MADISON (WKOW) -- UW Health has opened a new COVID-19 unit at The American Center clinic on the east side.
The new unit opened Monday and the first patient was admitted Tuesday.
A UW Health spokesperson tells 27 News the new COVID unit at The American Center (TAC) is for patients who need general care. They are sick enough to be admitted to a hospital, but do not usually require a ventilator or admission to an ICU.
Dr. Jeff Pothof, chief quality officer at UW Health, says he hopes to keep ICU patients at the University Hospital on campus, because it will be more efficient to care for them all in one place.
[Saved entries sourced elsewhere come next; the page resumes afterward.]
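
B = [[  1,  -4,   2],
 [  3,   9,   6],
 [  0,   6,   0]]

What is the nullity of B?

Row reduce to echelon form.
R2 ← R2 − (3)·R1: [0, 21, 0]
R3 ← R3 − (2/7)·R2: [0, 0, 0]
2 nonzero rows, so rank(B) = 2.
B has 3 columns; by rank–nullity, nullity = 3 − 2 = 1.

1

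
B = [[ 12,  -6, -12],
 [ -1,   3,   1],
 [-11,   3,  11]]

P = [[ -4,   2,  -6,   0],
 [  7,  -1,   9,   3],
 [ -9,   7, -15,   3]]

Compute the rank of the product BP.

First compute BP:
[[ 18, -54,  54, -54],
 [ 16,   2,  18,  12],
 [-34,  52, -72,  42]]
Now row reduce the product.
R2 ← R2 − (8/9)·R1: [0, 50, -30, 60]
R3 ← R3 + (17/9)·R1: [0, -50, 30, -60]
R3 ← R3 + R2: [0, 0, 0, 0]
2 nonzero rows, so rank(BP) = 2.

2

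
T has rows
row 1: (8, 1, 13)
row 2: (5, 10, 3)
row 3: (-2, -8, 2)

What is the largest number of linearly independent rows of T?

3

Row reduce to echelon form.
R2 ← R2 − (5/8)·R1: [0, 75/8, -41/8]
R3 ← R3 + (1/4)·R1: [0, -31/4, 21/4]
R3 ← R3 + (62/75)·R2: [0, 0, 76/75]
Echelon form has 3 nonzero rows, so rank(T) = 3.
The rank gives the maximum number of linearly independent rows: 3.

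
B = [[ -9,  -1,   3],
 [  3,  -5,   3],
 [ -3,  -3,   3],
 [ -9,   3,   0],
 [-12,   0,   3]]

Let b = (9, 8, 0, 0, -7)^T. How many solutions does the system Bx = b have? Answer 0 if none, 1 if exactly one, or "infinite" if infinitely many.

Row reduce the augmented matrix [B | b].
R2 ← R2 + (1/3)·R1: [0, -16/3, 4, 11]
R3 ← R3 − (1/3)·R1: [0, -8/3, 2, -3]
R4 ← R4 − R1: [0, 4, -3, -9]
R5 ← R5 − (4/3)·R1: [0, 4/3, -1, -19]
R3 ← R3 − (1/2)·R2: [0, 0, 0, -17/2]
R4 ← R4 + (3/4)·R2: [0, 0, 0, -3/4]
R5 ← R5 + (1/4)·R2: [0, 0, 0, -65/4]
R4 ← R4 − (3/34)·R3: [0, 0, 0, 0]
R5 ← R5 − (65/34)·R3: [0, 0, 0, 0]
The echelon form has 3 nonzero rows; the last pivot sits in the augmented column, so rank(B) = 2 but rank([B|b]) = 3.
Since the ranks differ, the system is inconsistent.
It has no solutions.

0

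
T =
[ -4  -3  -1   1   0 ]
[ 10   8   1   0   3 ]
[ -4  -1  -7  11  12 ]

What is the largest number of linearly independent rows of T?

Row reduce to echelon form.
R2 ← R2 + (5/2)·R1: [0, 1/2, -3/2, 5/2, 3]
R3 ← R3 − R1: [0, 2, -6, 10, 12]
R3 ← R3 − (4)·R2: [0, 0, 0, 0, 0]
Echelon form has 2 nonzero rows, so rank(T) = 2.
The rank gives the maximum number of linearly independent rows: 2.

2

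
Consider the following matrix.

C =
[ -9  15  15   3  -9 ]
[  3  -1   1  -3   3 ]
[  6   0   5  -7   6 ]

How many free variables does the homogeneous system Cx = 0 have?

3

Row reduce to echelon form.
R2 ← R2 + (1/3)·R1: [0, 4, 6, -2, 0]
R3 ← R3 + (2/3)·R1: [0, 10, 15, -5, 0]
R3 ← R3 − (5/2)·R2: [0, 0, 0, 0, 0]
2 nonzero rows, so rank(C) = 2.
C has 5 columns; by rank–nullity, nullity = 5 − 2 = 3.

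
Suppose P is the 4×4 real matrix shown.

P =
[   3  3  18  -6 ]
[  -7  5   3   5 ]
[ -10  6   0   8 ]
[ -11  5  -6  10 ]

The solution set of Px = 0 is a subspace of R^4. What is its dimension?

2

Row reduce to echelon form.
R2 ← R2 + (7/3)·R1: [0, 12, 45, -9]
R3 ← R3 + (10/3)·R1: [0, 16, 60, -12]
R4 ← R4 + (11/3)·R1: [0, 16, 60, -12]
R3 ← R3 − (4/3)·R2: [0, 0, 0, 0]
R4 ← R4 − (4/3)·R2: [0, 0, 0, 0]
2 nonzero rows, so rank(P) = 2.
P has 4 columns; by rank–nullity, nullity = 4 − 2 = 2.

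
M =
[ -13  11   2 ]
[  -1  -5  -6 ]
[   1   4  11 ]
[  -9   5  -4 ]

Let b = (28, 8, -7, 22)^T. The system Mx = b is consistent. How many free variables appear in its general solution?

Row reduce the augmented matrix [M | b].
R2 ← R2 − (1/13)·R1: [0, -76/13, -80/13, 76/13]
R3 ← R3 + (1/13)·R1: [0, 63/13, 145/13, -63/13]
R4 ← R4 − (9/13)·R1: [0, -34/13, -70/13, 34/13]
R3 ← R3 + (63/76)·R2: [0, 0, 115/19, 0]
R4 ← R4 − (17/38)·R2: [0, 0, -50/19, 0]
R4 ← R4 + (10/23)·R3: [0, 0, 0, 0]
The echelon form has 3 nonzero rows, and every pivot lies in the first 3 columns, so rank(M) = rank([M|b]) = 3.
The system is consistent.
Free variables = (unknowns) − (rank) = 3 − 3 = 0.

0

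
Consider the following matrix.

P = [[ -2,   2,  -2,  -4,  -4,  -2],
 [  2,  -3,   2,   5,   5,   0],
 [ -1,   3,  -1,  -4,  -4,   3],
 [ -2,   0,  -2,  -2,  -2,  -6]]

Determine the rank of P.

2

Row reduce to echelon form.
R2 ← R2 + R1: [0, -1, 0, 1, 1, -2]
R3 ← R3 − (1/2)·R1: [0, 2, 0, -2, -2, 4]
R4 ← R4 − R1: [0, -2, 0, 2, 2, -4]
R3 ← R3 + (2)·R2: [0, 0, 0, 0, 0, 0]
R4 ← R4 − (2)·R2: [0, 0, 0, 0, 0, 0]
Echelon form has 2 nonzero rows, so rank(P) = 2.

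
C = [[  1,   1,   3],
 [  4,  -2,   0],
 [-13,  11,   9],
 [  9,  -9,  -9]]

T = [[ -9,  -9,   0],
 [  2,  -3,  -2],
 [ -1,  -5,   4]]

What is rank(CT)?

First compute CT:
[[-10, -27,  10],
 [-40, -30,   4],
 [130,  39,  14],
 [-90,  -9, -18]]
Now row reduce the product.
R2 ← R2 − (4)·R1: [0, 78, -36]
R3 ← R3 + (13)·R1: [0, -312, 144]
R4 ← R4 − (9)·R1: [0, 234, -108]
R3 ← R3 + (4)·R2: [0, 0, 0]
R4 ← R4 − (3)·R2: [0, 0, 0]
2 nonzero rows, so rank(CT) = 2.

2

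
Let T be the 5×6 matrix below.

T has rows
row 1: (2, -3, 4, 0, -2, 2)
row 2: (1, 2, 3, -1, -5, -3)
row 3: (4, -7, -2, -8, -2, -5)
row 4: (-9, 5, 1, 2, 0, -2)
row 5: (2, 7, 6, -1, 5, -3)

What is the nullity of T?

1

Row reduce to echelon form.
R2 ← R2 − (1/2)·R1: [0, 7/2, 1, -1, -4, -4]
R3 ← R3 − (2)·R1: [0, -1, -10, -8, 2, -9]
R4 ← R4 + (9/2)·R1: [0, -17/2, 19, 2, -9, 7]
R5 ← R5 − R1: [0, 10, 2, -1, 7, -5]
R3 ← R3 + (2/7)·R2: [0, 0, -68/7, -58/7, 6/7, -71/7]
R4 ← R4 + (17/7)·R2: [0, 0, 150/7, -3/7, -131/7, -19/7]
R5 ← R5 − (20/7)·R2: [0, 0, -6/7, 13/7, 129/7, 45/7]
R4 ← R4 + (75/34)·R3: [0, 0, 0, -318/17, -286/17, -853/34]
R5 ← R5 − (3/34)·R3: [0, 0, 0, 44/17, 312/17, 249/34]
R5 ← R5 + (22/159)·R4: [0, 0, 0, 0, 2548/159, 1225/318]
5 nonzero rows, so rank(T) = 5.
T has 6 columns; by rank–nullity, nullity = 6 − 5 = 1.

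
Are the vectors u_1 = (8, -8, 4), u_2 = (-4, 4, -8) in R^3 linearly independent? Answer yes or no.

yes

Form the matrix with these vectors as rows and row reduce.
R2 ← R2 + (1/2)·R1: [0, 0, -6]
2 nonzero rows, so the 2 vectors span a space of dimension 2.
Since 2 = 2, the vectors are linearly independent.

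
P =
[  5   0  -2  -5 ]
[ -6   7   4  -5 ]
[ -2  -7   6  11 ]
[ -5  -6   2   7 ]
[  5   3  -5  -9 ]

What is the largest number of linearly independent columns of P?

4

Row reduce to echelon form.
R2 ← R2 + (6/5)·R1: [0, 7, 8/5, -11]
R3 ← R3 + (2/5)·R1: [0, -7, 26/5, 9]
R4 ← R4 + R1: [0, -6, 0, 2]
R5 ← R5 − R1: [0, 3, -3, -4]
R3 ← R3 + R2: [0, 0, 34/5, -2]
R4 ← R4 + (6/7)·R2: [0, 0, 48/35, -52/7]
R5 ← R5 − (3/7)·R2: [0, 0, -129/35, 5/7]
R4 ← R4 − (24/119)·R3: [0, 0, 0, -836/119]
R5 ← R5 + (129/238)·R3: [0, 0, 0, -44/119]
R5 ← R5 − (1/19)·R4: [0, 0, 0, 0]
Echelon form has 4 nonzero rows, so rank(P) = 4.
The rank gives the maximum number of linearly independent columns: 4.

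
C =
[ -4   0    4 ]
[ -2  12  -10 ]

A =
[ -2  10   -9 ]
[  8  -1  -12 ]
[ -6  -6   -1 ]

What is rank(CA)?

First compute CA:
[[-16, -64,  32],
 [160,  28, -116]]
Now row reduce the product.
R2 ← R2 + (10)·R1: [0, -612, 204]
2 nonzero rows, so rank(CA) = 2.

2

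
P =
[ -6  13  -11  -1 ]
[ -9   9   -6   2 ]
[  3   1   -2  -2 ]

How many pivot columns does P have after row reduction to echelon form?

2

Row reduce to echelon form.
R2 ← R2 − (3/2)·R1: [0, -21/2, 21/2, 7/2]
R3 ← R3 + (1/2)·R1: [0, 15/2, -15/2, -5/2]
R3 ← R3 + (5/7)·R2: [0, 0, 0, 0]
Echelon form has 2 nonzero rows, so rank(P) = 2.
Each nonzero row contributes one pivot column: 2 pivot columns.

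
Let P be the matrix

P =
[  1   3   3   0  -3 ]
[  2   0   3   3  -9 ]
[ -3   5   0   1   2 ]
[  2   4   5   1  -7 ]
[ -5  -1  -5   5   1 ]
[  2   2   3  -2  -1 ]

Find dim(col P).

3

Row reduce to echelon form.
R2 ← R2 − (2)·R1: [0, -6, -3, 3, -3]
R3 ← R3 + (3)·R1: [0, 14, 9, 1, -7]
R4 ← R4 − (2)·R1: [0, -2, -1, 1, -1]
R5 ← R5 + (5)·R1: [0, 14, 10, 5, -14]
R6 ← R6 − (2)·R1: [0, -4, -3, -2, 5]
R3 ← R3 + (7/3)·R2: [0, 0, 2, 8, -14]
R4 ← R4 − (1/3)·R2: [0, 0, 0, 0, 0]
R5 ← R5 + (7/3)·R2: [0, 0, 3, 12, -21]
R6 ← R6 − (2/3)·R2: [0, 0, -1, -4, 7]
R5 ← R5 − (3/2)·R3: [0, 0, 0, 0, 0]
R6 ← R6 + (1/2)·R3: [0, 0, 0, 0, 0]
Echelon form has 3 nonzero rows, so rank(P) = 3.
The column space has dimension equal to the rank: 3.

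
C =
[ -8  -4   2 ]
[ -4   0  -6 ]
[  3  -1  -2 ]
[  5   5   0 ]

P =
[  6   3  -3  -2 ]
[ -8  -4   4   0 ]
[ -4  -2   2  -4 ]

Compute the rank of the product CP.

First compute CP:
[[-24, -12,  12,   8],
 [  0,   0,   0,  32],
 [ 34,  17, -17,   2],
 [-10,  -5,   5, -10]]
Now row reduce the product.
R3 ← R3 + (17/12)·R1: [0, 0, 0, 40/3]
R4 ← R4 − (5/12)·R1: [0, 0, 0, -40/3]
R3 ← R3 − (5/12)·R2: [0, 0, 0, 0]
R4 ← R4 + (5/12)·R2: [0, 0, 0, 0]
2 nonzero rows, so rank(CP) = 2.

2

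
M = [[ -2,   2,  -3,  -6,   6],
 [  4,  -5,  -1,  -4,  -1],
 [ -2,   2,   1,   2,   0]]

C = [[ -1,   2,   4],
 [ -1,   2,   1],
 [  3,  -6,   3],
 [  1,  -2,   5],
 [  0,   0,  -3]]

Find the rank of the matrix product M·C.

2

First compute MC:
[[-15,  30, -63],
 [ -6,  12,  -9],
 [  5, -10,   7]]
Now row reduce the product.
R2 ← R2 − (2/5)·R1: [0, 0, 81/5]
R3 ← R3 + (1/3)·R1: [0, 0, -14]
R3 ← R3 + (70/81)·R2: [0, 0, 0]
2 nonzero rows, so rank(MC) = 2.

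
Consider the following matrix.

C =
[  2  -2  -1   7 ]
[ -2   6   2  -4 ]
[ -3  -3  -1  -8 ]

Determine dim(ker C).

Row reduce to echelon form.
R2 ← R2 + R1: [0, 4, 1, 3]
R3 ← R3 + (3/2)·R1: [0, -6, -5/2, 5/2]
R3 ← R3 + (3/2)·R2: [0, 0, -1, 7]
3 nonzero rows, so rank(C) = 3.
C has 4 columns; by rank–nullity, nullity = 4 − 3 = 1.

1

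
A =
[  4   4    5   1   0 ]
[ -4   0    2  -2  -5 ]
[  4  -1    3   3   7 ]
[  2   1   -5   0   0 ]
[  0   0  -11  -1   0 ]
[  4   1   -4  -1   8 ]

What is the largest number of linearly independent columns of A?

Row reduce to echelon form.
R2 ← R2 + R1: [0, 4, 7, -1, -5]
R3 ← R3 − R1: [0, -5, -2, 2, 7]
R4 ← R4 − (1/2)·R1: [0, -1, -15/2, -1/2, 0]
R6 ← R6 − R1: [0, -3, -9, -2, 8]
R3 ← R3 + (5/4)·R2: [0, 0, 27/4, 3/4, 3/4]
R4 ← R4 + (1/4)·R2: [0, 0, -23/4, -3/4, -5/4]
R6 ← R6 + (3/4)·R2: [0, 0, -15/4, -11/4, 17/4]
R4 ← R4 + (23/27)·R3: [0, 0, 0, -1/9, -11/18]
R5 ← R5 + (44/27)·R3: [0, 0, 0, 2/9, 11/9]
R6 ← R6 + (5/9)·R3: [0, 0, 0, -7/3, 14/3]
R5 ← R5 + (2)·R4: [0, 0, 0, 0, 0]
R6 ← R6 − (21)·R4: [0, 0, 0, 0, 35/2]
Swap R5 ↔ R6
Echelon form has 5 nonzero rows, so rank(A) = 5.
The rank gives the maximum number of linearly independent columns: 5.

5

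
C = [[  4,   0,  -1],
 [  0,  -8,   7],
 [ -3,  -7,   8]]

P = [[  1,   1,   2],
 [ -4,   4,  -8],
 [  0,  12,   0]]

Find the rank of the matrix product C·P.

First compute CP:
[[  4,  -8,   8],
 [ 32,  52,  64],
 [ 25,  65,  50]]
Now row reduce the product.
R2 ← R2 − (8)·R1: [0, 116, 0]
R3 ← R3 − (25/4)·R1: [0, 115, 0]
R3 ← R3 − (115/116)·R2: [0, 0, 0]
2 nonzero rows, so rank(CP) = 2.

2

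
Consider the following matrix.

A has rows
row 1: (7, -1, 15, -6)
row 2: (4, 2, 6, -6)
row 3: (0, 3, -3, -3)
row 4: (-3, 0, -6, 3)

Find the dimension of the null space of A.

Row reduce to echelon form.
R2 ← R2 − (4/7)·R1: [0, 18/7, -18/7, -18/7]
R4 ← R4 + (3/7)·R1: [0, -3/7, 3/7, 3/7]
R3 ← R3 − (7/6)·R2: [0, 0, 0, 0]
R4 ← R4 + (1/6)·R2: [0, 0, 0, 0]
2 nonzero rows, so rank(A) = 2.
A has 4 columns; by rank–nullity, nullity = 4 − 2 = 2.

2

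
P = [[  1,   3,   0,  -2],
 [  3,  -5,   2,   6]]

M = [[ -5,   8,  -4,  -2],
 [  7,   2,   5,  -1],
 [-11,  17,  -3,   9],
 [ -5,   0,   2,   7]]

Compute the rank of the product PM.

First compute PM:
[[ 26,  14,   7, -19],
 [-102,  48, -31,  59]]
Now row reduce the product.
R2 ← R2 + (51/13)·R1: [0, 1338/13, -46/13, -202/13]
2 nonzero rows, so rank(PM) = 2.

2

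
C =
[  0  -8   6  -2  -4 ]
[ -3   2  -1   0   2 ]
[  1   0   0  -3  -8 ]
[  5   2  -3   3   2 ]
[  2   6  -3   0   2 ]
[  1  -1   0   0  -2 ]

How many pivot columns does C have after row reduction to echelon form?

4

Row reduce to echelon form.
Swap R1 ↔ R2
R3 ← R3 + (1/3)·R1: [0, 2/3, -1/3, -3, -22/3]
R4 ← R4 + (5/3)·R1: [0, 16/3, -14/3, 3, 16/3]
R5 ← R5 + (2/3)·R1: [0, 22/3, -11/3, 0, 10/3]
R6 ← R6 + (1/3)·R1: [0, -1/3, -1/3, 0, -4/3]
R3 ← R3 + (1/12)·R2: [0, 0, 1/6, -19/6, -23/3]
R4 ← R4 + (2/3)·R2: [0, 0, -2/3, 5/3, 8/3]
R5 ← R5 + (11/12)·R2: [0, 0, 11/6, -11/6, -1/3]
R6 ← R6 − (1/24)·R2: [0, 0, -7/12, 1/12, -7/6]
R4 ← R4 + (4)·R3: [0, 0, 0, -11, -28]
R5 ← R5 − (11)·R3: [0, 0, 0, 33, 84]
R6 ← R6 + (7/2)·R3: [0, 0, 0, -11, -28]
R5 ← R5 + (3)·R4: [0, 0, 0, 0, 0]
R6 ← R6 − R4: [0, 0, 0, 0, 0]
Echelon form has 4 nonzero rows, so rank(C) = 4.
Each nonzero row contributes one pivot column: 4 pivot columns.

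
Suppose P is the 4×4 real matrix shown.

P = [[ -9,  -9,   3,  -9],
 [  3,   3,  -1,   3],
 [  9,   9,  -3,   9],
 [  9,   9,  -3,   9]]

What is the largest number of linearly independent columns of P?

Row reduce to echelon form.
R2 ← R2 + (1/3)·R1: [0, 0, 0, 0]
R3 ← R3 + R1: [0, 0, 0, 0]
R4 ← R4 + R1: [0, 0, 0, 0]
Echelon form has 1 nonzero row, so rank(P) = 1.
The rank gives the maximum number of linearly independent columns: 1.

1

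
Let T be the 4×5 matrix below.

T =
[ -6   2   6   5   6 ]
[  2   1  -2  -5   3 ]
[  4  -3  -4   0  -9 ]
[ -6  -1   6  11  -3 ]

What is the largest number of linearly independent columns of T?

2

Row reduce to echelon form.
R2 ← R2 + (1/3)·R1: [0, 5/3, 0, -10/3, 5]
R3 ← R3 + (2/3)·R1: [0, -5/3, 0, 10/3, -5]
R4 ← R4 − R1: [0, -3, 0, 6, -9]
R3 ← R3 + R2: [0, 0, 0, 0, 0]
R4 ← R4 + (9/5)·R2: [0, 0, 0, 0, 0]
Echelon form has 2 nonzero rows, so rank(T) = 2.
The rank gives the maximum number of linearly independent columns: 2.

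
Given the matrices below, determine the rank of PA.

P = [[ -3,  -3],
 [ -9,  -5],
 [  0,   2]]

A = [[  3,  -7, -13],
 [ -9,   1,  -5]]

2

First compute PA:
[[ 18,  18,  54],
 [ 18,  58, 142],
 [-18,   2, -10]]
Now row reduce the product.
R2 ← R2 − R1: [0, 40, 88]
R3 ← R3 + R1: [0, 20, 44]
R3 ← R3 − (1/2)·R2: [0, 0, 0]
2 nonzero rows, so rank(PA) = 2.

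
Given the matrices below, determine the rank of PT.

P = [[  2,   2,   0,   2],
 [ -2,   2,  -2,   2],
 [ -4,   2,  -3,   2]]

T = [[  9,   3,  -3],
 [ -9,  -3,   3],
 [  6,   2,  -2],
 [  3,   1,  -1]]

1

First compute PT:
[[  6,   2,  -2],
 [-42, -14,  14],
 [-66, -22,  22]]
Now row reduce the product.
R2 ← R2 + (7)·R1: [0, 0, 0]
R3 ← R3 + (11)·R1: [0, 0, 0]
1 nonzero row, so rank(PT) = 1.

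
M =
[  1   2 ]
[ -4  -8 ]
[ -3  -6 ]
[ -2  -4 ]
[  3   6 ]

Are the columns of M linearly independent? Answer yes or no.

no

Row reduce M to echelon form.
R2 ← R2 + (4)·R1: [0, 0]
R3 ← R3 + (3)·R1: [0, 0]
R4 ← R4 + (2)·R1: [0, 0]
R5 ← R5 − (3)·R1: [0, 0]
1 pivot among 2 columns.
Only 1 < 2 pivot columns, so the columns are linearly dependent.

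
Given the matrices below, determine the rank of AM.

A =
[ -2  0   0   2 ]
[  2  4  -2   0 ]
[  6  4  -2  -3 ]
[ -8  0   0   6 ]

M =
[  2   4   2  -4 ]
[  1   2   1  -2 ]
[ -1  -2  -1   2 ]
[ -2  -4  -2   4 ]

First compute AM:
[[ -8, -16,  -8,  16],
 [ 10,  20,  10, -20],
 [ 24,  48,  24, -48],
 [-28, -56, -28,  56]]
Now row reduce the product.
R2 ← R2 + (5/4)·R1: [0, 0, 0, 0]
R3 ← R3 + (3)·R1: [0, 0, 0, 0]
R4 ← R4 − (7/2)·R1: [0, 0, 0, 0]
1 nonzero row, so rank(AM) = 1.

1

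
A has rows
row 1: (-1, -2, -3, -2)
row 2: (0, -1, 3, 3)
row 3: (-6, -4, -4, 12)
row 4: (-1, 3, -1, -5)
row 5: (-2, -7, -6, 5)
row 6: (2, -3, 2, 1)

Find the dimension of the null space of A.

0

Row reduce to echelon form.
R3 ← R3 − (6)·R1: [0, 8, 14, 24]
R4 ← R4 − R1: [0, 5, 2, -3]
R5 ← R5 − (2)·R1: [0, -3, 0, 9]
R6 ← R6 + (2)·R1: [0, -7, -4, -3]
R3 ← R3 + (8)·R2: [0, 0, 38, 48]
R4 ← R4 + (5)·R2: [0, 0, 17, 12]
R5 ← R5 − (3)·R2: [0, 0, -9, 0]
R6 ← R6 − (7)·R2: [0, 0, -25, -24]
R4 ← R4 − (17/38)·R3: [0, 0, 0, -180/19]
R5 ← R5 + (9/38)·R3: [0, 0, 0, 216/19]
R6 ← R6 + (25/38)·R3: [0, 0, 0, 144/19]
R5 ← R5 + (6/5)·R4: [0, 0, 0, 0]
R6 ← R6 + (4/5)·R4: [0, 0, 0, 0]
4 nonzero rows, so rank(A) = 4.
A has 4 columns; by rank–nullity, nullity = 4 − 4 = 0.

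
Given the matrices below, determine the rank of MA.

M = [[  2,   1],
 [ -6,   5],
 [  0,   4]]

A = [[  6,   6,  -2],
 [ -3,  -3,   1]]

1

First compute MA:
[[  9,   9,  -3],
 [-51, -51,  17],
 [-12, -12,   4]]
Now row reduce the product.
R2 ← R2 + (17/3)·R1: [0, 0, 0]
R3 ← R3 + (4/3)·R1: [0, 0, 0]
1 nonzero row, so rank(MA) = 1.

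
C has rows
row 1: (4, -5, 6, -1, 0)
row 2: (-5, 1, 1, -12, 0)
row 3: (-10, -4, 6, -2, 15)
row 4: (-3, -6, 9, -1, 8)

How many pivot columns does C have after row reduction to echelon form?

4

Row reduce to echelon form.
R2 ← R2 + (5/4)·R1: [0, -21/4, 17/2, -53/4, 0]
R3 ← R3 + (5/2)·R1: [0, -33/2, 21, -9/2, 15]
R4 ← R4 + (3/4)·R1: [0, -39/4, 27/2, -7/4, 8]
R3 ← R3 − (22/7)·R2: [0, 0, -40/7, 260/7, 15]
R4 ← R4 − (13/7)·R2: [0, 0, -16/7, 160/7, 8]
R4 ← R4 − (2/5)·R3: [0, 0, 0, 8, 2]
Echelon form has 4 nonzero rows, so rank(C) = 4.
Each nonzero row contributes one pivot column: 4 pivot columns.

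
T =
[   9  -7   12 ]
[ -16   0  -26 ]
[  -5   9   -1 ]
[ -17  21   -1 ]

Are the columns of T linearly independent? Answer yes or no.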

"I don't know if we'll be able to do that for the duration of this pandemic, to keep all of our ICU at University Hospital. It would be nice if we could but we'll just have to see how it goes. Clearly, if we start splitting ICU care up, that's a whole nother level of things not looking very good for patients that have COVID-19."
The health system is also admitting some adult patients to American Family Children's Hospital because of a lack of hospital bed space.
"It just increases our footprint a little bit, so not large numbers of people over there, but a strategy that we're trying to use to just increase our ability to care for all the people who are looking to us right now for medical care," said Pothof.
UW Health says some adults 29 and younger who need a bed for recovery after surgery are being admitted to AFCH. These beds are not for COVID patients, but rather people who have had non-coronavirus related procedures.
Dr. Pothof says the hospital system is running out of good spaces to treat patients, but still has a few options.
So far, UW has only sent two people to the field hospital at State Fair Park, but he hopes they can send more there to help with space needs.
"If we have someone who's winning their fight, they're gonna make it. When they go to the ACF, they are giving someone else that chance to get better too," he said.
Pothof believes the Dane County order banning gatherings comes at the right time, but still doesn't go far enough to flatten the curve and keep hospitals from becoming overwhelmed.
"Based on what we're seeing, we have to do something different," he said. "We're seeing other states take much more restrictive efforts. I know that scares people and none of us want that. But if we can buckle down for a short period of time, 30 days, get that curve flattened, then start to do strategic restrictions in areas where we're seeing the disease spread, that gets us through this period of time between now, where things are looking really pretty awful, and when we have that vaccine ready to go."